The work titled ‘Misunderstandings I-XXIV,’ comprises 24 small frames with photographs of small structures formed with bricks. The structures are sharply delineated against the pure white background. No formation is repeated, yet there is overall unity because of the similarity of construction material and unified framing.
In contrast to the small frames in ‘Misunderstandings,’ the two works titled ‘A Constant State of Doubt I and II’ and ‘Conditional Love,’ are large works that, once again, use a white background to accentuate the imagery. These two works are highly abstracted. Conditional Love in particular, with its playful contrast of empty and filled circles, comes across as enigmatic. The patterns that emerge are hard to read meaning into and can be enjoyed in a more visceral rather than an analytical manner.
The riddle-like titles that Hurmat and Rabbya bestow on their collaborative artwork are in keeping with the conceptual art genre in which the title is as much or as little a player in the game of ideas.
Street 3 is a set of three simultaneous videos from an on-site installation. It has been abridged from the complete work of five videos. The artists recorded themselves standing at the same spot in Lahore at the five times of the azaan or call for prayer.

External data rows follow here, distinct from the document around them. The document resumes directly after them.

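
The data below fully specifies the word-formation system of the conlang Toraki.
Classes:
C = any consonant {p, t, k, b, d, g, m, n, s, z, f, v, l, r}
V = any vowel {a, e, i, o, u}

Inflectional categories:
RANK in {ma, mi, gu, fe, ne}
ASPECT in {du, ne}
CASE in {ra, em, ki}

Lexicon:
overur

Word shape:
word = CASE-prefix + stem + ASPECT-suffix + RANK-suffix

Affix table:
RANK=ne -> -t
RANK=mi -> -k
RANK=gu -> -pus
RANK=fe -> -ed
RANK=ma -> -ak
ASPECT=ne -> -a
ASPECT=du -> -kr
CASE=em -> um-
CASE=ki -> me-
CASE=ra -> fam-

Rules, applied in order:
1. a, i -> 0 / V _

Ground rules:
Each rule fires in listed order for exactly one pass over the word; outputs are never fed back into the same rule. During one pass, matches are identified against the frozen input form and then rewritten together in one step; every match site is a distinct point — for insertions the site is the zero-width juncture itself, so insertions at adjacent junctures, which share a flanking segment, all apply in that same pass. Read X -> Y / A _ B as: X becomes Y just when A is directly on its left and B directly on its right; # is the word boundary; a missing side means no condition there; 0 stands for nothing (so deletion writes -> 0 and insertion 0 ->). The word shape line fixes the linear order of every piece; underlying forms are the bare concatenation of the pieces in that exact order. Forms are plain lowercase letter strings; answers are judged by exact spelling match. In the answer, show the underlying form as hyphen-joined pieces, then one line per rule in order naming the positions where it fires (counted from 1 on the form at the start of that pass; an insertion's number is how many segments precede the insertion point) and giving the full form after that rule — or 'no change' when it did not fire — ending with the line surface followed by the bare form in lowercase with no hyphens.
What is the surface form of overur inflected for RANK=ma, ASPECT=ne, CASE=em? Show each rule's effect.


underlying: um-overur-a-ak
1. a, i -> 0 / V _: fires at position(s) 10: umoverurak
surface: umoverurak


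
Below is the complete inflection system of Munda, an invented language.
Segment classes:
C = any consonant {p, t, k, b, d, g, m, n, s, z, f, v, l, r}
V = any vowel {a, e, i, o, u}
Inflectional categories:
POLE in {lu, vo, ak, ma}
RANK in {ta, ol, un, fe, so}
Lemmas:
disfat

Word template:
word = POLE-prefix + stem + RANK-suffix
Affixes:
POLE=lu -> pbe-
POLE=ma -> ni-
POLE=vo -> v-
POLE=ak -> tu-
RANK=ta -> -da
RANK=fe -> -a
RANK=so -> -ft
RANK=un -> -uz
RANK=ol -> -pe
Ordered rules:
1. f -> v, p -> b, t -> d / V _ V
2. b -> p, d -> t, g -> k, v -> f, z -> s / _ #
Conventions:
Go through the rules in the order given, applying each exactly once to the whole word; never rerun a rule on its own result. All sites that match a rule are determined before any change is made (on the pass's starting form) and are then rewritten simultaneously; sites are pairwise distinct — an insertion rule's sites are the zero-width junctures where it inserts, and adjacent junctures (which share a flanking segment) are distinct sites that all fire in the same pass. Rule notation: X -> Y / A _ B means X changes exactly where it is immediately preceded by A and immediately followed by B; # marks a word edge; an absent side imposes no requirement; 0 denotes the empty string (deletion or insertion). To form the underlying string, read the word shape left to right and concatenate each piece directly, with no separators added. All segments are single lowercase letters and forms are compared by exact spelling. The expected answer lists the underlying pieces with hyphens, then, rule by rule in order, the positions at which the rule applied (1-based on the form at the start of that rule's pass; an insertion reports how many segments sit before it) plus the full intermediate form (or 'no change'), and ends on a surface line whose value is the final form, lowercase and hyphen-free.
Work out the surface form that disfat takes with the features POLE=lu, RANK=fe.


underlying: pbe-disfat-a
1. f -> v, p -> b, t -> d / V _ V: fires at position(s) 9: pbedisfada
2. b -> p, d -> t, g -> k, v -> f, z -> s / _ #: no change
surface: pbedisfada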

They stand under a small tree, dressed in understated sepia-shaded clothes. The light in each video stream is different according to the hour of the azaan during which it was recorded. They remain stationary while the horizontal blur of moving traffic forms the foreground to their vertical stance. The selection of this particular spot is deliberate. It is where Salman Taseer was gunned down on January 4, 2011.
The overt political reference in this work, with its specific connection to time and place, contrasts with the highly abstracted innuendoes in the work titled ‘Patterns of Intimacy,’ which plays with patterns created from camouflage print that is used in military attire.
Trust and understanding are implicit in works born out of partnerships, such as in this exhibition of conceptual art. Working in synergy as they do, Hurmat ul Ain and Rabbya Naeer have clearly narrowed the distance between themselves.